Maybe whatever he hurls at you in order to try to hurt you is best handled if you don't take it personally. I know it's easier said than done ... .but he like my exBPDgf, step mother, 1/2 brother/ step sister all have abandonment issues among other BPD symptoms due to a VERY serious Cluster B Mental Illness. The simple truth is, they all had the Mental Illness long before we met them or realized it. My 1/2 brother has some VERY SERIOUS abandonment issues from 3 plus decades ago with me. Others beside me have told him so but he refused to hear or believe it much like other BPD behavior. I had to cut all contact with them ... .and I'm better off. I know that will most likely be impossible for you and your soon to be expwBPD giving the fact that they have children together ... .for that I'm truly sorry for you. I would recommend a good therapist for not only you but for your children to manage the stress/crazy making/flying monkey's in the days, weeks & months ahead.
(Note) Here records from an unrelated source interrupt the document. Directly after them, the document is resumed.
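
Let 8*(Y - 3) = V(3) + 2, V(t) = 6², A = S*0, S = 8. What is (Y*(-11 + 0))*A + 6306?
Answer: 6306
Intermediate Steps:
A = 0 (A = 8*0 = 0)
V(t) = 36
Y = 31/4 (Y = 3 + (36 + 2)/8 = 3 + (⅛)*38 = 3 + 19/4 = 31/4 ≈ 7.7500)
(Y*(-11 + 0))*A + 6306 = (31*(-11 + 0)/4)*0 + 6306 = ((31/4)*(-11))*0 + 6306 = -341/4*0 + 6306 = 0 + 6306 = 6306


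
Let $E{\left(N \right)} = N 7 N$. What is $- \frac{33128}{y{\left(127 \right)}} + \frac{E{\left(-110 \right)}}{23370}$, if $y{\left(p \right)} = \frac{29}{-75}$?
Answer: $\frac{5806755830}{67773} \approx 85680.0$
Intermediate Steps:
$y{\left(p \right)} = - \frac{29}{75}$ ($y{\left(p \right)} = 29 \left(- \frac{1}{75}\right) = - \frac{29}{75}$)
$E{\left(N \right)} = 7 N^{2}$ ($E{\left(N \right)} = 7 N N = 7 N^{2}$)
$- \frac{33128}{y{\left(127 \right)}} + \frac{E{\left(-110 \right)}}{23370} = - \frac{33128}{- \frac{29}{75}} + \frac{7 \left(-110\right)^{2}}{23370} = \left(-33128\right) \left(- \frac{75}{29}\right) + 7 \cdot 12100 \cdot \frac{1}{23370} = \frac{2484600}{29} + 84700 \cdot \frac{1}{23370} = \frac{2484600}{29} + \frac{8470}{2337} = \frac{5806755830}{67773}$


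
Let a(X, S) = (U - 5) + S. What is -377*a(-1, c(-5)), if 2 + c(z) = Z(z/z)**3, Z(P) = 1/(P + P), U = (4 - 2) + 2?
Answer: 8671/8 ≈ 1083.9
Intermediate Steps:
U = 4 (U = 2 + 2 = 4)
Z(P) = 1/(2*P)
c(z) = -15/8 (c(z) = -2 + (1/(2*((z/z))))**3 = -2 + ((1/2)/1)**3 = -2 + ((1/2)*1)**3 = -2 + (1/2)**3 = -2 + 1/8 = -15/8)
a(X, S) = -1 + S (a(X, S) = (4 - 5) + S = -1 + S)
-377*a(-1, c(-5)) = -377*(-1 - 15/8) = -377*(-23/8) = 8671/8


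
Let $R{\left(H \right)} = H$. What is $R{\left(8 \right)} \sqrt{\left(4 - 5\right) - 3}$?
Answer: $16 i \approx 16.0 i$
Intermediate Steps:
$R{\left(8 \right)} \sqrt{\left(4 - 5\right) - 3} = 8 \sqrt{\left(4 - 5\right) - 3} = 8 \sqrt{-1 - 3} = 8 \sqrt{-4} = 8 \cdot 2 i = 16 i$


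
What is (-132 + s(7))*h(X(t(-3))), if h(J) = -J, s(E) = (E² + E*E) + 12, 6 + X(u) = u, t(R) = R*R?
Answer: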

Ask questions of those in the group ... .you'll find no judgement here because we've been were you are. We truly understand the day to day pain & drama that you have & will go through and if asked we can tell you what worked for us or what didn't work for us. Each pwBPD is different as any 2 people are ... .what worked for us might not work for everyone but most of the pwPBD have similar behavior patterns.
Above all else ... .learn to take care of yourself ... .remember it's the small things in life that will give you joy & happiness.